Unnamed: 0,index,countrycode,year,value_NY_GDP_MKTP_CD,value_SP_POP_TOTL
0,0,BMU,2011,5550771000.0,64564.0
1,1,BMU,2012,5537537000.0,64798.0
2,2,BMU,2013,5573710000.0,65001.0
3,3,CAN,2011,1788648000000.0,34342780.0
4,4,CAN,2012,1824289000000.0,34750545.0
5,5,CAN,2013,1842628000000.0,35155451.0
6,6,USA,2011,15517930000000.0,311663358.0
7,7,USA,2012,16155260000000.0,313998379.0
8,8,USA,2013,16691520000000.0,316204908.0


# Exercise

1. Load the first sheet of the Excel file "wdi_reduced.xlsx" into a pandas DataFrame (see [here](https://pandas.pydata.org/docs/reference/api/pandas.read_excel.html) for help with `pandas.read_excel()`)

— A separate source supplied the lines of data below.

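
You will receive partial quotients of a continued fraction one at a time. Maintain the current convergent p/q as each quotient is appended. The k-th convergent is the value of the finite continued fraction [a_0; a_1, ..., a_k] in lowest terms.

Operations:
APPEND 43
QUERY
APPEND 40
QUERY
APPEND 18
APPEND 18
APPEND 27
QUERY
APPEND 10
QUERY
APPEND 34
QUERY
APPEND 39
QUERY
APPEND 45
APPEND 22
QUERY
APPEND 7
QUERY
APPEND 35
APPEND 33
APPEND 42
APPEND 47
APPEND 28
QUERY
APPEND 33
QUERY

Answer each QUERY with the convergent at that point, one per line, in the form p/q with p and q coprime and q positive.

APPEND 43: p_0 = 43·1 + 0 = 43, q_0 = 43·0 + 1 = 1 → 43/1
APPEND 40: p_1 = 40·43 + 1 = 1721, q_1 = 40·1 + 0 = 40 → 1721/40
APPEND 18: p_2 = 18·1721 + 43 = 31021, q_2 = 18·40 + 1 = 721 → 31021/721
APPEND 18: p_3 = 18·31021 + 1721 = 560099, q_3 = 18·721 + 40 = 13018 → 560099/13018
APPEND 27: p_4 = 27·560099 + 31021 = 15153694, q_4 = 27·13018 + 721 = 352207 → 15153694/352207
APPEND 10: p_5 = 10·15153694 + 560099 = 152097039, q_5 = 10·352207 + 13018 = 3535088 → 152097039/3535088
APPEND 34: p_6 = 34·152097039 + 15153694 = 5186453020, q_6 = 34·3535088 + 352207 = 120545199 → 5186453020/120545199
APPEND 39: p_7 = 39·5186453020 + 152097039 = 202423764819, q_7 = 39·120545199 + 3535088 = 4704797849 → 202423764819/4704797849
APPEND 45: p_8 = 45·202423764819 + 5186453020 = 9114255869875, q_8 = 45·4704797849 + 120545199 = 211836448404 → 9114255869875/211836448404
APPEND 22: p_9 = 22·9114255869875 + 202423764819 = 200716052902069, q_9 = 22·211836448404 + 4704797849 = 4665106662737 → 200716052902069/4665106662737
APPEND 7: p_10 = 7·200716052902069 + 9114255869875 = 1414126626184358, q_10 = 7·4665106662737 + 211836448404 = 32867583087563 → 1414126626184358/32867583087563
APPEND 35: p_11 = 35·1414126626184358 + 200716052902069 = 49695147969354599, q_11 = 35·32867583087563 + 4665106662737 = 1155030514727442 → 49695147969354599/1155030514727442
APPEND 33: p_12 = 33·49695147969354599 + 1414126626184358 = 1641354009614886125, q_12 = 33·1155030514727442 + 32867583087563 = 38148874569093149 → 1641354009614886125/38148874569093149
APPEND 42: p_13 = 42·1641354009614886125 + 49695147969354599 = 68986563551794571849, q_13 = 42·38148874569093149 + 1155030514727442 = 1603407762416639700 → 68986563551794571849/1603407762416639700
APPEND 47: p_14 = 47·68986563551794571849 + 1641354009614886125 = 3244009840943959763028, q_14 = 47·1603407762416639700 + 38148874569093149 = 75398313708151159049 → 3244009840943959763028/75398313708151159049
APPEND 28: p_15 = 28·3244009840943959763028 + 68986563551794571849 = 90901262109982667936633, q_15 = 28·75398313708151159049 + 1603407762416639700 = 2112756191590649093072 → 90901262109982667936633/2112756191590649093072
APPEND 33: p_16 = 33·90901262109982667936633 + 3244009840943959763028 = 3002985659470372001671917, q_16 = 33·2112756191590649093072 + 75398313708151159049 = 69796352636199571230425 → 3002985659470372001671917/69796352636199571230425

43/1
1721/40
15153694/352207
152097039/3535088
5186453020/120545199
202423764819/4704797849
200716052902069/4665106662737
1414126626184358/32867583087563
90901262109982667936633/2112756191590649093072
3002985659470372001671917/69796352636199571230425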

2. Select only the columns *countrycode*, *year*, and *NY_GDP_MKTP_CD*.
3. Select only the years after 2010.
4. Reshape to wide format. (One row per *countrycode*)
5. Generate a new column "large_value_in_2011" indicating whether a country had a *NY_GDP_MKTP_CD* above the 2011-median.
6. Reshape to long format. (One row per *countrycode* and *year*).